Fake IRS Emails, Calls, Letters More Prevalent.
There is nothing more financially terrifying than getting a letter from the IRS. Pranksters have long been able to superimpose the IRS’s logo onto a letterhead and mail it off for laughs, but now, these pranksters have grown up into identity thieving crooks using more than a letterhead. Identity thieves have an arsenal of weapons including phony emails, phony telephone numbers, phony letters, and phony websites from which they attempt to extract your personal information.
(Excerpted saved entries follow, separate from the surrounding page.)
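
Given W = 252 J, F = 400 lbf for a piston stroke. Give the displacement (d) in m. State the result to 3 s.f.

0.142 m

Solving W = F·d for d: d = W/F.
W = 252 J; F = 400 lbf = 1779 N.
d = 0.1416 m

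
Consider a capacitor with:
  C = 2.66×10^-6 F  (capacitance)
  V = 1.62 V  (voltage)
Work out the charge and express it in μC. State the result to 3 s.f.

4.31 μC

Rearranging: Q = CV.
C = 2.66×10^-6 F; V = 1.62 V.
Q = 4.309×10^-6 C
4.309×10^-6 C × (1 μC / 1.000×10^-6 C) = 4.309 μC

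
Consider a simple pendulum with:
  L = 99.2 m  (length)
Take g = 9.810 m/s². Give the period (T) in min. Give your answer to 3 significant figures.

Directly: T = 2π√(L/g).
L = 99.2 m; g = 9.810 m/s².
T = 19.98 s
19.98 s × (1 min / 60.00 s) = 0.3330 min

0.333 min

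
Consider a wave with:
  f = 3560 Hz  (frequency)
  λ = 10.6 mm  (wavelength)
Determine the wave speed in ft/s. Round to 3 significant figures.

124 ft/s

Directly: v = fλ.
f = 3560 Hz; λ = 10.6 mm = 0.01060 m.
v = 37.74 m/s
37.74 m/s × (1 ft/s / 0.3048 m/s) = 123.8 ft/s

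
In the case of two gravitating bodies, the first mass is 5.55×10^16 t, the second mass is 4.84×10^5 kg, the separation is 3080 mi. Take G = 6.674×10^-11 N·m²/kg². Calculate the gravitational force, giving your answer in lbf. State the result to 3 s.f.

F is given directly by: F = Gm₁m₂/r².
m₁ = 5.55×10^16 t = 5.550×10^19 kg; m₂ = 4.84×10^5 kg; r = 3080 mi = 4.957×10^6 m; G = 6.674×10^-11 N·m²/kg².
F = 72.97 N  (the unit combination reduces to kg·m/s² = N)
72.97 N × (1 lbf / 4.448 N) = 16.40 lbf

16.4 lbf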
It has been said that last year was the worst year for tax-related identity theft, but that this year, identity theft has quintupled. Now, granted, some people are naturally ultra paranoid and refuse to divulge any personal information to anyone other than an IRS agent, while others are more trusting and doubtful of the actuality of identity theft. Either way, it can be easy to be mistaken when the ploys of some of these crooks are so believable. Phone numbers can be given a “name” that shows up on your caller ID. Ever received a call from the President asking for campaign donations? I know I have. We all got a good laugh out of the no-name caller showing up on the caller ID as “Barak Obama.” Same thing with emails. You can set the name and make it as believable as the real thing. Fake IRS letters? All you need is one recent copy of an actual IRS letter and a technically gifted graphics person to be able to wreck some serious havoc.
If you receive a letter, a call, or an email and suspect that it is not from the IRS, do not just discard it and forget about it. Call the IRS immediately and report suspected fraud. To report a suspicious letter or a fake call from the IRS, call 1-800-829-1040.